New season for NACC

Photo courtesy of NACC Howie Miller is a noted Aboriginal comedian who will be performing in Hay River September 15.

Photo courtesy of NACC
Howie Miller is a noted Aboriginal comedian who will be performing in Hay River September 15.

The Northern Arts and Cultural Centre (NACC) is back with another season of entertainment, with season tickets going on sale August 22 for shows in Hay River.

“It’s a different season from last year,” said Marie Coderre, executive and artistic director for NACC. “There’s a little bit more theatre this year. It’s all a little bit more outside-the-box.”

Shows begin in Hay River with the Storytelling Festival September 15, and although it’s not part of the regular season, residents can purchase tickets for it online. The headliner – Howie Miller – is one of Canada’s greatest Aboriginal comedians, according to Coderre, and is able to tackle tough issues familiar to people in the North with humour.

The annual show also recruits a local performer, though who that performer is couldn’t be confirmed by press time.

“It’s going to be a great lineup,” said Coderre, adding that she hopes to be able to visit the schools with the performers as well, to help expose younger people to the performing arts.

The season’s four regular shows include familiar favourites like the International Lute Festival, also in September, and performances by acclaimed soprano Rebecca Caine in March. Coderre said that although she is excited about all the events, she was particularly proud of an audio-visual spectacle called “Spell to Bring Lost Creatures Home” by Shary Boyle and Christine Fellows, developed in partnership with NACC specifically for Northern audiences.

“It’s really something special,” she said. “It’s taken months of planning, but I think it will be really beautiful and I hope audiences come out and see it.”

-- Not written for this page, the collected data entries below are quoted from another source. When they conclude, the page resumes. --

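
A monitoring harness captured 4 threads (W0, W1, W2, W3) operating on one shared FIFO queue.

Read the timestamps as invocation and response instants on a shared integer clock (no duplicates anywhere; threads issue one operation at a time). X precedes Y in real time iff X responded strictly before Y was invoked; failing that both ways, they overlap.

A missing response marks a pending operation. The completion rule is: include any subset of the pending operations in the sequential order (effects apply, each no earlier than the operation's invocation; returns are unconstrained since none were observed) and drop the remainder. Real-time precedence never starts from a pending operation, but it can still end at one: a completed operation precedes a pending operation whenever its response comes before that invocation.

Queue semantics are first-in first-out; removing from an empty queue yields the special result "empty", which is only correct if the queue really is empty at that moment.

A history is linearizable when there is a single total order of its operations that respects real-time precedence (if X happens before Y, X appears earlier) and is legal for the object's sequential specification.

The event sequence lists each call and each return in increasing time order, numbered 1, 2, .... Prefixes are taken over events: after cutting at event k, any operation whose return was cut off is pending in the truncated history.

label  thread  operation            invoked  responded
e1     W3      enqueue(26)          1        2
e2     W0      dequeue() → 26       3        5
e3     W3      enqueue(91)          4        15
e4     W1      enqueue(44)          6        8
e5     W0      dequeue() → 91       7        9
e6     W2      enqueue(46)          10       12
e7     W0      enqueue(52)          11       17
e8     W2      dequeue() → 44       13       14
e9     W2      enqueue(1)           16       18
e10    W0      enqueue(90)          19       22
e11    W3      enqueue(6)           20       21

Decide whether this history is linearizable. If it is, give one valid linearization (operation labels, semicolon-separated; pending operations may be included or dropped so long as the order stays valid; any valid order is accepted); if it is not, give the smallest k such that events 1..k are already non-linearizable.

after step 1 (e1 enqueue(26)): queue <26>
after step 2 (e2 dequeue() → 26): queue <>
after step 3 (e3 enqueue(91)): queue <91>
after step 4 (e4 enqueue(44)): queue <91,44>
after step 5 (e5 dequeue() → 91): queue <44>
after step 6 (e6 enqueue(46)): queue <44,46>
after step 7 (e7 enqueue(52)): queue <44,46,52>
after step 8 (e8 dequeue() → 44): queue <46,52>
after step 9 (e9 enqueue(1)): queue <46,52,1>
after step 10 (e10 enqueue(90)): queue <46,52,1,90>
after step 11 (e11 enqueue(6)): queue <46,52,1,90,6>

linearizable — witness: e1; e2; e3; e4; e5; e6; e7; e8; e9; e10; e11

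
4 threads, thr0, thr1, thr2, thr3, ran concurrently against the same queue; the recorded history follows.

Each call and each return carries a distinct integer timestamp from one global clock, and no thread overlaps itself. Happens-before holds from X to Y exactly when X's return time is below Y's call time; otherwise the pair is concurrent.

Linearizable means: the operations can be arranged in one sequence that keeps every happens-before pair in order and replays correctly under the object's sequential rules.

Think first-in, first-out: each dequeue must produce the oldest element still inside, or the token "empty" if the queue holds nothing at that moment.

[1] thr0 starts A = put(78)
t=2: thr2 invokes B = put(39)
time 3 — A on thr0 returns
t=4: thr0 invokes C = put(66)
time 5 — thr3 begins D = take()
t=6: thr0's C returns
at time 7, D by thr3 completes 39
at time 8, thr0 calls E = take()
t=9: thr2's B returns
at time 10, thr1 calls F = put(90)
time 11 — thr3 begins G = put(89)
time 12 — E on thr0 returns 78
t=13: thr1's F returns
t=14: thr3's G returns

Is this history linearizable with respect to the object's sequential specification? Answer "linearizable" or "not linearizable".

linearizable

one valid linearization: B, A, C, D, E, F, G
step 1: B put(39) — queue <39>
step 2: A put(78) — queue <39,78>
step 3: C put(66) — queue <39,78,66>
step 4: D take() → 39 — queue <78,66>
step 5: E take() → 78 — queue <66>
step 6: F put(90) — queue <66,90>
step 7: G put(89) — queue <66,90,89>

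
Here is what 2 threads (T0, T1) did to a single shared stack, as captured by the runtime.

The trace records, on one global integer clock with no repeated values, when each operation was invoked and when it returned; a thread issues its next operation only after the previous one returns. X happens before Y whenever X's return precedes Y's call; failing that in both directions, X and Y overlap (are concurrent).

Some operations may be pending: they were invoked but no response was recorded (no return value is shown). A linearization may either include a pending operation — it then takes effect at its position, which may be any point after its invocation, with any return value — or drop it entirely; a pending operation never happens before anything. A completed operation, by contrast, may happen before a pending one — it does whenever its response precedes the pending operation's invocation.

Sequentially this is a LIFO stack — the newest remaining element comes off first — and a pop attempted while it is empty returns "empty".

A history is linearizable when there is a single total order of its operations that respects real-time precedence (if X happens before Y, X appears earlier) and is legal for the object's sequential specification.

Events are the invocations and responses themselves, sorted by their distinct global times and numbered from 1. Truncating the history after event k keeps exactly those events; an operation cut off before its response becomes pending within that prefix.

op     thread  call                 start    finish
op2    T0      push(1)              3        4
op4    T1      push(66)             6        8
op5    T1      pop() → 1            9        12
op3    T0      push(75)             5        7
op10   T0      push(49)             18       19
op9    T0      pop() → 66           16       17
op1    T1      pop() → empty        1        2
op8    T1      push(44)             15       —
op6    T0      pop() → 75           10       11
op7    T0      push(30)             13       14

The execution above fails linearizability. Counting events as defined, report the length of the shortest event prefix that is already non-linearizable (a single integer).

12

one valid order for events 1..11 is op1, op2, op3, op4, op5, op6:
1. op1 pop() → empty, leaving stack <>
2. op2 push(1), leaving stack <1>
3. op3 push(75), leaving stack <1,75>
4. op4 push(66), leaving stack <1,75,66>
5. op5 pop() (pending, included), leaving stack <1,75>
6. op6 pop() → 75, leaving stack <1>
adding event 12 (op5 responds at 12) leaves no legal real-time order
one such order, op1, op2, op3, op4, op5, op6, breaks at step 5 where op5 pop() → 1 is illegal
one such order, op1, op2, op3, op4, op6, op5, breaks at step 5 where op6 pop() → 75 is illegal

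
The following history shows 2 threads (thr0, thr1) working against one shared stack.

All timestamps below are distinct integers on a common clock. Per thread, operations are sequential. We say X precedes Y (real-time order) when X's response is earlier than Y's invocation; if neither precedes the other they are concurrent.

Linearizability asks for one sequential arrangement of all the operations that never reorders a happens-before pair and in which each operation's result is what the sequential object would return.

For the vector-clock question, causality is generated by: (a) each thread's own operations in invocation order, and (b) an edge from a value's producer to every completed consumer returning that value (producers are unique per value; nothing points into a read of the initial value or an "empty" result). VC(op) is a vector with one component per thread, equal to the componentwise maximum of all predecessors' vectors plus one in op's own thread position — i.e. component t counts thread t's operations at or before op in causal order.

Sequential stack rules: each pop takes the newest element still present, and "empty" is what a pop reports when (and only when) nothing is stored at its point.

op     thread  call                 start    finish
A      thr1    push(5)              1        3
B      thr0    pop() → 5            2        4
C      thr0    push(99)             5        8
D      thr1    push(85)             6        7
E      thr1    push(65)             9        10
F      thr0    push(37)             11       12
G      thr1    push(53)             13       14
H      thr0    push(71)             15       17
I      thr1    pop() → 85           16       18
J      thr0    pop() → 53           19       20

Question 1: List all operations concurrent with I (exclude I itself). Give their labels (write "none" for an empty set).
Answer: H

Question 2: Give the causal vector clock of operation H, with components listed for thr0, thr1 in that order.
Answer: (4, 1)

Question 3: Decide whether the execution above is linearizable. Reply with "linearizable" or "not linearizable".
already the first 18 events (up to I's response at time 18) admit no linearization; the first 17 still do
real-time-consistent orders of the 9 completed operations: 8 — all fail the stack replay
e.g. A, B, C, D, E, F, G, H, I: illegal at step 9, since I pop() → 85 cannot apply there
e.g. A, B, C, D, E, F, G, I, H: illegal at step 8, since I pop() → 85 cannot apply there

not linearizable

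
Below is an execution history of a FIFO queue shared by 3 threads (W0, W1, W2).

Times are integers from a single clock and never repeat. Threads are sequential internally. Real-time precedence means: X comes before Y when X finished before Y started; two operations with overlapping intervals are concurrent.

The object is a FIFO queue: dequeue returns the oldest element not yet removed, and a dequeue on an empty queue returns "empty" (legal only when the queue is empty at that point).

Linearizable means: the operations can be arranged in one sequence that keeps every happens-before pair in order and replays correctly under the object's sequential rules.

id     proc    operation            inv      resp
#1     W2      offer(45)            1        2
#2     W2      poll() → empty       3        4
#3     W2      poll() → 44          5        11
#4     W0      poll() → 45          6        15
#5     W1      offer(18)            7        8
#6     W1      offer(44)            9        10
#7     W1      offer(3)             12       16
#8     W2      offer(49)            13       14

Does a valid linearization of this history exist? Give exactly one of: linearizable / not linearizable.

events 1..3 are fine; event 4 — the response of #2 at time 4 — makes the prefix non-linearizable
exhaustive check: the 2 completed FIFO queue ops admit one real-time order; illegal
e.g. #1, #2: illegal at step 2, since #2 poll() → empty cannot apply there

not linearizable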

To that end, Coderre said the centre is implementing a plan to help develop a younger audience by offering a family discount for performances in communities outside of Yellowknife.

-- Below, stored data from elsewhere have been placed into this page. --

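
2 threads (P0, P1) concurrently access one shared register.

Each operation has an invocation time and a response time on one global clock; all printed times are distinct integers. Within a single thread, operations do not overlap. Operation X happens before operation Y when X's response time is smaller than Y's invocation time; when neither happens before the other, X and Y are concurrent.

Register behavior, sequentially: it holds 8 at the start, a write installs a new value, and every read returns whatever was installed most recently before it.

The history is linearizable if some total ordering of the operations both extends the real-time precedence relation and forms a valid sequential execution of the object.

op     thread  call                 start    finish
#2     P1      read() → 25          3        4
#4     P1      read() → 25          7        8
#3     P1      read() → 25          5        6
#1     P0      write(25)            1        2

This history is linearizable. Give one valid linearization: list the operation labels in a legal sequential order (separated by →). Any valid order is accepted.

after step 1 (#1 write(25)): value 25
after step 2 (#2 read() → 25): value 25
after step 3 (#3 read() → 25): value 25
after step 4 (#4 read() → 25): value 25

#1 → #2 → #3 → #4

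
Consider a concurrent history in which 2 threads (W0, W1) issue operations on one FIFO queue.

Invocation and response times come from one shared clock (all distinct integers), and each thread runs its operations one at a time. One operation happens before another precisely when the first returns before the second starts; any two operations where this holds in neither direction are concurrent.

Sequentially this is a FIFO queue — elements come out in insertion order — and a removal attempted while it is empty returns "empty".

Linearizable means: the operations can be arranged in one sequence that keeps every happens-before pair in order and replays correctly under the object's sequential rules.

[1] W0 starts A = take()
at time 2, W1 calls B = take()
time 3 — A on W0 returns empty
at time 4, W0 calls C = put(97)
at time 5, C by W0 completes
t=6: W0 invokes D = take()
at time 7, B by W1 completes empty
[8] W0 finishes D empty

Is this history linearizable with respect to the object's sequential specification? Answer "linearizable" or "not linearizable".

not linearizable

cut after 7 events: linearizable; cut after 8 events (D responds, time 8): not linearizable
the 4 completed operations admit 4 real-time orders; each fails the FIFO queue replay
one such order, A, B, C, D, breaks at step 4 where D take() → empty is illegal
one such order, A, C, B, D, breaks at step 3 where B take() → empty is illegal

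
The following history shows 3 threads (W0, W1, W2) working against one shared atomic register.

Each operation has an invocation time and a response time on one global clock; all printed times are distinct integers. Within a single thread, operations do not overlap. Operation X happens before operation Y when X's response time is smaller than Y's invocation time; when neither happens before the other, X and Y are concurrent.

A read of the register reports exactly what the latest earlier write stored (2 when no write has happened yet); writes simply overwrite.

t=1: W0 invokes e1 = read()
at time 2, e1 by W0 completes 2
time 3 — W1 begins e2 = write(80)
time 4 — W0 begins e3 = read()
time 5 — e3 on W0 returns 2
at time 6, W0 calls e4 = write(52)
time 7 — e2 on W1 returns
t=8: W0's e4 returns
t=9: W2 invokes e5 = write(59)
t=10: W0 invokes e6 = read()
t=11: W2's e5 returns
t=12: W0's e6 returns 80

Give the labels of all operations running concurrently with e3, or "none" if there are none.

e2

e3 runs from 4 to 5; window-overlapping ops are concurrent
e1 [1,2]: before
e2 [3,7]: concurrent
e4 [6,8]: after
e5 [9,11]: after
e6 [10,12]: after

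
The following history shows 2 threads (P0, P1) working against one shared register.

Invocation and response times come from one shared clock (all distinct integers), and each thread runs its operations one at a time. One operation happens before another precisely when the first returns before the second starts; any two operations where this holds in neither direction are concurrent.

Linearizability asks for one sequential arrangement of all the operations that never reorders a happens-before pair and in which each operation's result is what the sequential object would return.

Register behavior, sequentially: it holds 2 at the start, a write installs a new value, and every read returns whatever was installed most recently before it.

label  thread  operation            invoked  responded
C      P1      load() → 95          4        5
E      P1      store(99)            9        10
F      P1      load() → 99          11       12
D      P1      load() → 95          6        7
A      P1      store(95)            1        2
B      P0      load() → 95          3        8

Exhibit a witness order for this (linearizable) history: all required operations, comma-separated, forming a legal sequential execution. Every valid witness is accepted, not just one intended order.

A, B, C, D, E, F

1. A store(95), leaving value 95
2. B load() → 95, leaving value 95
3. C load() → 95, leaving value 95
4. D load() → 95, leaving value 95
5. E store(99), leaving value 99
6. F load() → 99, leaving value 99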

“It’s only for the smaller communities,” she said. “Sometimes we have a hard time getting people out, and I understand it can be expensive for a family, so we do what we can.”

However, Coderre noted that with smaller venues and high travel prices, NACC does have to recover some costs from the shows in Hay River, Fort Smith, Norman Wells, Fort Simpson, and Inuvik.

While no longer holding a position on NACC’s board, Hay River resident Marilyn Barnes said she feels it’s important to support the centre in its travelling endeavours.

“Of course I intend to be a season ticket holder,” she said. “It is essential that as a member of the community I support this venture, even if I can’t attend all the performances.”

Coderre has said that while taking shows to smaller communities can be the most rewarding, it is also the most expensive and logistically-demanding part of her job. If people don’t come out to the shows, it becomes difficult for her to justify the expense.

“If you don’t use it, you lose it,” said Barnes. “There needs to be more support shown for arts events in general in Hay River.”